Abstract

Principles of chemostratigraphic characterization and correlation employing whole-rock inorganic chemical data and heavy mineral grain counts are applied to the frontier Bowser and Sustut basins. Methodologies commonly used with well samples in mature petroleum provinces can be applied to field samples, providing a vital and practical link between the earliest frontier investigations and more advanced hydrocarbon exploration.

The major stratigraphic divisions of the basins, the Bowser Lake and Sustut groups, have markedly different indications of sedimentary provenance from heavy mineral analysis, and are readily differentiated geochemically. Variations in key elements are related directly to the provenance indications identified by heavy minerals.

Lithofacies assemblages within the Bowser Lake Group also display contrasting provenance signatures.
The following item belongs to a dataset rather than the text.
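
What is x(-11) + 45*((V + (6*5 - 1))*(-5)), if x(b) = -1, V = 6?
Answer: -7876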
Sandstones and conglomerates from marine facies (Ritchie-Alger, Todagin, and Muskaboo Creek assemblages) are differentiated from those of the deltaic and nonmarine units (Eaglenest, Skelhorne, Groundhog-Gunanoot and Jenkins Creek assemblages) by higher Fe2O3 and MgO contents, which may relate to increased glauconite contents in marine units. Sandstones and conglomerates from the deltaic to nonmarine units are separated with less certainty by heavy mineral contents and element concentrations or ratios.